In Nebraska, the deadliest mass shooting on record involved a different style of semi-automatic rifle: the AK-47. Robert Hawkins used an AK-47-style rifle to kill eight people at the Westroads Von Maur in Omaha on Dec. 5, 2007.
Despite their use in mass shootings, neither AR-style rifles nor AK-47s are used in a majority of homicides involving guns, according to data compiled by the FBI. Those figures, based on information voluntarily submitted by law enforcement, show that handguns were used in nearly two-thirds of homicides involving a firearm in 2019. By comparison, rifles were used in less than 4% of those homicides.
AR-style rifles still can cast an intimidating presence.
In 2020, an estimated 400 protestors flooded the Nebraska Capitol to oppose a pair of gun control proposals. Some of them openly carried guns down the Capitol’s limestone hallways and crowded into meeting rooms. In one case, a young man carried an AR-15 and wore an Army helmet, vest and a Hawain patterned T-shirt associated with a far-right anti-government movement. Carrying a concealed weapon is prohibited at the Nebraska Capitol. There is no such prohibition on openly carrying a firearm.
“It was terrifying,” said Vaccaro, who was there representing Nebraskans Against Gun Violence. “It was really scary to see multiple people, with loaded assault weapons, that could literally kill you in a moment before you could even think about running. Because we had to be that close to each other.”
Vaccaro wasn’t the only one with those views at the time. In remarks to her colleagues, State Sen. Machaela Cavanaugh of Omaha said she was traumatized by the events at the Capitol that day.

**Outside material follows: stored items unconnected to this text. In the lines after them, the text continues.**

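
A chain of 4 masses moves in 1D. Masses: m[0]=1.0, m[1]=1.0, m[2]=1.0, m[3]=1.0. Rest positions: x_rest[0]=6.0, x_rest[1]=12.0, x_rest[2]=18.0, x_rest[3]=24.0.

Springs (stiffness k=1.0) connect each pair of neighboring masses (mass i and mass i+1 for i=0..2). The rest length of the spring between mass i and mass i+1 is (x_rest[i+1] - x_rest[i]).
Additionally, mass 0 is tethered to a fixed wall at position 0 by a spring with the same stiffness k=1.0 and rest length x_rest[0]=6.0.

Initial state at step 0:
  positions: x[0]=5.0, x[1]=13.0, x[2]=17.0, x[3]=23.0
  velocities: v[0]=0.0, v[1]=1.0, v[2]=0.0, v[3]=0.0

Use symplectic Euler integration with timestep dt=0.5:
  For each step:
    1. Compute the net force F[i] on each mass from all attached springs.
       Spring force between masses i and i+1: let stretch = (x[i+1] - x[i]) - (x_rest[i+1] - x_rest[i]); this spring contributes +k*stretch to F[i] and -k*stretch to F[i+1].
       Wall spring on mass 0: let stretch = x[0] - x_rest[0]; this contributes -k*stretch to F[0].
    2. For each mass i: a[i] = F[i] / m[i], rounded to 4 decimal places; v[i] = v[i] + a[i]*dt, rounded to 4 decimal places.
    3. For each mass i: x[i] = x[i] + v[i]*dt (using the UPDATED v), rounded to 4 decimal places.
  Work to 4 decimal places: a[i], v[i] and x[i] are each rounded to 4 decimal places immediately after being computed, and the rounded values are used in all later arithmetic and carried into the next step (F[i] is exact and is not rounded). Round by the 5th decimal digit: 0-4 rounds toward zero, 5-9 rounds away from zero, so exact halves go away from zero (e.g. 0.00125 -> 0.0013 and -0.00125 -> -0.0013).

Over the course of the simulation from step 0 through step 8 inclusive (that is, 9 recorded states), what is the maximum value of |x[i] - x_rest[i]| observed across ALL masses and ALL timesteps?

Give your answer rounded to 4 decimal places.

Step 0: x=[5.0000 13.0000 17.0000 23.0000] v=[0.0000 1.0000 0.0000 0.0000]
Step 1: x=[5.7500 12.5000 17.5000 23.0000] v=[1.5000 -1.0000 1.0000 0.0000]
Step 2: x=[6.7500 11.5625 18.1250 23.1250] v=[2.0000 -1.8750 1.2500 0.2500]
Step 3: x=[7.2657 11.0625 18.3594 23.5000] v=[1.0313 -1.0000 0.4688 0.7500]
Step 4: x=[6.9141 11.4376 18.0547 24.0899] v=[-0.7032 0.7501 -0.6094 1.1797]
Step 5: x=[5.9649 12.3361 17.6045 24.6710] v=[-1.8985 1.7969 -0.9004 1.1621]
Step 6: x=[5.1172 12.9589 17.6038 24.9855] v=[-1.6954 1.2455 -0.0014 0.6289]
Step 7: x=[4.9506 12.7825 18.2873 24.9545] v=[-0.3332 -0.3529 1.3670 -0.0620]
Step 8: x=[5.5044 12.0243 19.2614 24.7567] v=[1.1075 -1.5165 1.9482 -0.3956]
Max displacement = 1.2657

Answer: 1.2657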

“It was clearly the intent to intimidate this body. I won’t assume to speak for others in this Legislature, but for myself, I was intimidated. I was scared. I was worried about how someone might react to my bill and what I had to say might trigger a dangerous reaction,” she said, before taking issue with the characterization of the AR-15 as a weapon primarily used for self defense.

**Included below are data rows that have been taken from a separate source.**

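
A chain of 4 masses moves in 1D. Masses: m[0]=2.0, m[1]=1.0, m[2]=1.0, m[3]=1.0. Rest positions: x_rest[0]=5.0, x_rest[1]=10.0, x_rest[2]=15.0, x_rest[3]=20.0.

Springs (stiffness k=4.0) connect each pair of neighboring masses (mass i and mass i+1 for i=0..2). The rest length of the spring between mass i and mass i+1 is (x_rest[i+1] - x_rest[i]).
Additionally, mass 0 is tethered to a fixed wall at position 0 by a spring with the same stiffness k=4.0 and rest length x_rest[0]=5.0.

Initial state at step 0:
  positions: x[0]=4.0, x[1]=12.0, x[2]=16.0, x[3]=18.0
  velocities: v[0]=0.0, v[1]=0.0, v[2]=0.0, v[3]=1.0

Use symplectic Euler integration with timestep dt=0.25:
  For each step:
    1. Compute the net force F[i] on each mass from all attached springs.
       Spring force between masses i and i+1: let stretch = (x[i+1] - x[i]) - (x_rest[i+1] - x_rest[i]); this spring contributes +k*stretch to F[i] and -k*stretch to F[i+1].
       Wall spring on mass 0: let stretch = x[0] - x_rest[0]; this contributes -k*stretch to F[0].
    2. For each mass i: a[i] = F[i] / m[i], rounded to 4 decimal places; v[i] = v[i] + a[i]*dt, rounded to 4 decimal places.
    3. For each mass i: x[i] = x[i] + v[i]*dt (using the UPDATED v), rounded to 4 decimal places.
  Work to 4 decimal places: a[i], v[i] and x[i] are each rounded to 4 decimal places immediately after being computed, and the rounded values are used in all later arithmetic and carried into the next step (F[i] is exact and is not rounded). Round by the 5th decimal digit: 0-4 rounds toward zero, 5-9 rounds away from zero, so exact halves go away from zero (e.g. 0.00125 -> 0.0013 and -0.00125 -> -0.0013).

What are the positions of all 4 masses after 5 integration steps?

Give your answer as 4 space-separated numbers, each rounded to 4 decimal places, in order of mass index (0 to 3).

Answer: 5.7178 8.5293 14.1973 21.9474

Derivation:
Step 0: x=[4.0000 12.0000 16.0000 18.0000] v=[0.0000 0.0000 0.0000 1.0000]
Step 1: x=[4.5000 11.0000 15.5000 19.0000] v=[2.0000 -4.0000 -2.0000 4.0000]
Step 2: x=[5.2500 9.5000 14.7500 20.3750] v=[3.0000 -6.0000 -3.0000 5.5000]
Step 3: x=[5.8750 8.2500 14.0938 21.5938] v=[2.5000 -5.0000 -2.6250 4.8750]
Step 4: x=[6.0625 7.8672 13.8516 22.1876] v=[0.7500 -1.5312 -0.9688 2.3750]
Step 5: x=[5.7178 8.5293 14.1973 21.9474] v=[-1.3789 2.6485 1.3828 -0.9610]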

“I cannot recall a single news story referencing an AR-15 being used for anything beyond mass shootings. I cannot find a single news story about it being used for self-defense,” she said.

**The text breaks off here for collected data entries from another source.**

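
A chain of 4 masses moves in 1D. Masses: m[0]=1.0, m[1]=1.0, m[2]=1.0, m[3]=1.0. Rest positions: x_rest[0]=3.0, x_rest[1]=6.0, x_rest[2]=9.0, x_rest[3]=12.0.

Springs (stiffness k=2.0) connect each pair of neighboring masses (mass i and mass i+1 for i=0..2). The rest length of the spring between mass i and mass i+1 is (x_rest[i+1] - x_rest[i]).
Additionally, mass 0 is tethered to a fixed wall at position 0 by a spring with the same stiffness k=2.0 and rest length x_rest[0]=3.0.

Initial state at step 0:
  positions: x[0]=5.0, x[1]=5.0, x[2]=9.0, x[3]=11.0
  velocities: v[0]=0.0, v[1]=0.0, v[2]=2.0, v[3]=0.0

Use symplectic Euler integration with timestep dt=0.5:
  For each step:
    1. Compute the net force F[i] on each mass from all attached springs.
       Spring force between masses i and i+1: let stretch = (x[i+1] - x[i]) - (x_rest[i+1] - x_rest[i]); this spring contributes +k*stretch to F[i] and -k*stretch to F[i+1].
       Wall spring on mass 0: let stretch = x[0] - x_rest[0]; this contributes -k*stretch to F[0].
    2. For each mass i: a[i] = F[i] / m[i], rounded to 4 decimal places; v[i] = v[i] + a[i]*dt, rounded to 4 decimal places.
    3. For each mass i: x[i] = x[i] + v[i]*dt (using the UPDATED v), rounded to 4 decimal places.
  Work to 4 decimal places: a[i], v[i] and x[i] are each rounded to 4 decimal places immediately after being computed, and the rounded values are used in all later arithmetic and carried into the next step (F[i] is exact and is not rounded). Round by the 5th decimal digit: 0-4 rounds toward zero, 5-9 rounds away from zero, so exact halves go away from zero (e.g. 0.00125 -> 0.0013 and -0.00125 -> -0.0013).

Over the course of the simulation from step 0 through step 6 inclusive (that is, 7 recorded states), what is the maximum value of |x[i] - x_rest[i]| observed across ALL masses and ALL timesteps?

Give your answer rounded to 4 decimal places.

Answer: 2.5313

Derivation:
Step 0: x=[5.0000 5.0000 9.0000 11.0000] v=[0.0000 0.0000 2.0000 0.0000]
Step 1: x=[2.5000 7.0000 9.0000 11.5000] v=[-5.0000 4.0000 0.0000 1.0000]
Step 2: x=[1.0000 7.7500 9.2500 12.2500] v=[-3.0000 1.5000 0.5000 1.5000]
Step 3: x=[2.3750 5.8750 10.2500 13.0000] v=[2.7500 -3.7500 2.0000 1.5000]
Step 4: x=[4.3125 4.4375 10.4375 13.8750] v=[3.8750 -2.8750 0.3750 1.7500]
Step 5: x=[4.1563 5.9375 9.3438 14.5313] v=[-0.3125 3.0000 -2.1875 1.3125]
Step 6: x=[2.8125 8.2501 9.1407 14.0938] v=[-2.6876 4.6251 -0.4063 -0.8750]
Max displacement = 2.5313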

In response, Sen. Tom Brewer, a veteran who has advocated for eliminating some firearm regulations in Nebraska, acknowledged “some people are afraid of guns” and said he didn’t believe there was a need for anyone to bring a gun into the Capitol.
“But it is their right to do that. Now, if you want to write rules and prohibit that, have at it, but understand that that 400 can turn into 800 pretty quick because this is an issue people will stand their ground on,” he said. “They know that once they lose their Second Amendment, they lose their First Amendment.”